Both administrators and teachers are human. Public schools and those who work in them have never been perfect. The one major regret from my own teaching years has to do with failing to develop positive relationships. But that does not mean that computers should replace real, live teachers in today's public schools. There is more to education than learning facts (be sure to read Personal Relationships Make School Fun below).
It turns out that technology cannot, will not replace the human touch, when it comes to learning that is worthwhile and sticks in our students’ brains and hearts. We already knew that, of course. But it’s gratifying to know that school—bricks and mortar, white paste and whiteboards, textbooks and senior proms—is deeply missed.

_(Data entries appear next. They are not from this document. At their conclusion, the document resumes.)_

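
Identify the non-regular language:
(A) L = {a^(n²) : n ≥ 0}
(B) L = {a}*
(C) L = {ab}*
(A) {a^(n²) : n ≥ 0}

(A) L = {a^(n²) : n ≥ 0} is NOT regular.

The pumping lemma can be used to prove this:
After pumping, length is no longer a perfect square

The other languages are regular because they can be recognized by finite automata.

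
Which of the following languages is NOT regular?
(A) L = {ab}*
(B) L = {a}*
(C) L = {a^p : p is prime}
(C) {a^p : p is prime}

(C) L = {a^p : p is prime} is NOT regular.

The pumping lemma can be used to prove this:
After pumping, the length becomes composite

The other languages are regular because they can be recognized by finite automata.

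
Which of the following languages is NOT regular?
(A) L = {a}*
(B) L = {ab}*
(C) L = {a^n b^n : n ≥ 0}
(C) {a^n b^n : n ≥ 0}

(C) L = {a^n b^n : n ≥ 0} is NOT regular.

The pumping lemma can be used to prove this:
After pumping, the number of a's and b's become unequal

The other languages are regular because they can be recognized by finite automata.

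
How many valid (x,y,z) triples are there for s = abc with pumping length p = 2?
3

For s = 'abc' with pumping length p = 2:

Constraints: |xy| ≤ 2, |y| > 0

Valid decompositions (|xy| ≤ p, |y| ≥ 1):
  • x='', y='a', z='bc'
  • x='a', y='b', z='c'
  • x='', y='ab', z='c'

Total count: 3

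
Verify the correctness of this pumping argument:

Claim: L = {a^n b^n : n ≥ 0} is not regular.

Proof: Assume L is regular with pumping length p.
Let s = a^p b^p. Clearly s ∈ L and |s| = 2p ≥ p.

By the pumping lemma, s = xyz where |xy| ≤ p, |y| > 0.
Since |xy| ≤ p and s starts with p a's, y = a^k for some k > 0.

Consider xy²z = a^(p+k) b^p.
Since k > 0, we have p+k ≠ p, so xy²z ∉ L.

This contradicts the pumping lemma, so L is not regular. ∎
The proof is correct.

This proof is valid because:
1. The string s = a^p b^p is correctly in L
2. The decomposition analysis is correct: y must consist only of a's
3. The contradiction is valid: pumping increases a's but not b's
4. The conclusion follows logically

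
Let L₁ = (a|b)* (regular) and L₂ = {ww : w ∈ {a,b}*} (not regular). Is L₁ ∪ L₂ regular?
Yes — L₁ ∪ L₂ is regular.

{ww} ⊆ (a|b)*, so L₁ ∪ L₂ = (a|b)*, which is regular.

Note that the bare facts "L₁ regular, L₂ non-regular" do not settle the question by themselves: the closure of regular languages under ∪, ∩, complement and difference applies only when BOTH operands are regular. With a non-regular operand the result can come out regular or non-regular depending on the specific languages, so one has to work out L₁ ∪ L₂ for this particular pair, as above.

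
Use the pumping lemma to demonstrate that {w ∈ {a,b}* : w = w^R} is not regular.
Assume for contradiction that L is regular, and let p ≥ 1 be the pumping length given by the pumping lemma.
Choose s = a^p b a^p. Then s ∈ L (it reads the same in both directions) and |s| = 2p + 1 ≥ p.
By the pumping lemma, s = xyz for some x, y, z with |xy| ≤ p, |y| ≥ 1, and xy^i z ∈ L for every i ≥ 0.
Since |xy| ≤ p and the first p symbols of s are all a's, y = a^k for some k with 1 ≤ k ≤ p.

Take i = 2: xy²z = a^(p + k) b a^p.
Its reversal is a^p b a^(p + k). These differ because the block of a's before the unique b has length p + k in one and p in the other, and p + k ≠ p since k ≥ 1. So xy²z is not a palindrome, i.e. xy²z ∉ L.

This contradicts the pumping lemma, which requires xy^i z ∈ L for all i ≥ 0.
Hence L = {w ∈ {a,b}* : w = w^R} is not regular. ∎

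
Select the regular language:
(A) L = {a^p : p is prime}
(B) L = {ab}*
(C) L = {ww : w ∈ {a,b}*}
(B) {ab}*

(B) L = {ab}* is regular.

This can be recognized by a finite automaton (DFA/NFA).
Regular expressions like {ab}* define regular languages.

The other choices are not regular:
- {ww : w ∈ {a,b}*}: After pumping, the two halves no longer match
- {a^p : p is prime}: After pumping, the length becomes composite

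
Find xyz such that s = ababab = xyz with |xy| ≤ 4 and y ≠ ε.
x = 'a', y = 'ba', z = 'bab'

For s = ababab and p = 4, one valid decomposition is:
- x = 'a' (length 1)
- y = 'ba' (length 2)
- z = 'bab' (length 3)

Verification:
- xyz = 'a' + 'ba' + 'bab' = ababab ✓
- |xy| = 3 ≤ 4 ✓
- |y| = 2 > 0 ✓

All pumping lemma constraints are satisfied.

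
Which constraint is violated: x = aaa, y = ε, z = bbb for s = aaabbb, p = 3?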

Public education is part of who we are, as a representative democracy. We’ve never gotten it right—we’ve let down millions of kids over the past century or two and done lots of flailing. There are curriculum wars that never end and bitter battles over equity, the teacher pipeline and funding streams.
But still. We need school.
SEND POSITIVE MESSAGES
Hula Dancing, Singing and a Teacher's Impact
Earlier this year, Russ Walsh, at Russ on Reading, wrote about experiences that stay with students long after they leave school. From April 2020...
The messages we send to kids last a lifetime and they are not often about the times table or coordinating conjunctions or how many planets are in the skies. It is the personal messages and connections that are remembered. It is the belief a teacher instills that we can do that resonates through the years. It is that one book that made a special impression that we remember. That is a lesson we all must take into every interaction we have with a child.
PERSONAL RELATIONSHIPS MAKE SCHOOL FUN
The Fun They Had
Nearly seventy years ago, in 1951, science fiction writer Isaac Asimov told the story of two children who found a book. They didn't know what it was because they had never seen a "real" book. All they knew were the electronic books in their "mechanical teachers." Asimov, who spent some time teaching college students, but never taught elementary kids (although he did write quite a few books for young children), instinctively knew that children need human interaction...even in school.
...She was thinking about the old schools they had when her grandfather’s grandfather was a little boy. All the kids from the whole neighborhood came, laughing and shouting in the schoolyard, sitting together in the schoolroom, going home together at the end of the day. They learned the same things so they could help one another on the homework and talk about it.
And the teachers were people...
The mechanical teacher was Hashing on the screen: “When we add the fractions 1/ 2 and 1/ 4...”
Margie was thinking about how the kids must have loved it in the old days. She was thinking about the fun they had.